We want to have the service worker cache brand images for performance and offline use (home-assistant/frontend#17840). In order to do this, all responses must contain the Access-Control-Allow-Origin header. These were added in #4652, but they do not apply to the 302 redirects to the placeholder images. So when the frontend goes to fetch them, a CORS error is thrown.

AFAIK, there is no way to actually modify the headers of a redirect for security reasons (e.g. Response.redirect() creates a response with immutable headers). There is also a relevant discussion in the Netlify support forum.
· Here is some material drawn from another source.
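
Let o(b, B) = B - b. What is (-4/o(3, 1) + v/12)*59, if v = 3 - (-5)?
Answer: 472/3 ≈ 157.33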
A potentially easy fix is to just rewrite the URL instead of redirecting it, which can be done in netlify.toml. However, Netlify applies the [[headers]] for the request URL, not the rewritten one, so it won't be cached as desired.

Similarly, [[headers]] in the config file are applied regardless of the response status, which means requests without a placeholder fallback that return a 404 are currently being cached for the longer time.

The only way I see to achieve the desired responses is to use an edge function.

Proposed Solution

1. Use an edge function to handle all the image responses. It sets the cache and CORS headers as desired.
2. Use a query parameter to request a placeholder fallback instead of the /_/ directory. This cuts the domain storage in half, and makes it much simpler and safer to test for in the edge function. It would also make it easier for the frontend service worker to manipulate how images are cached if needed.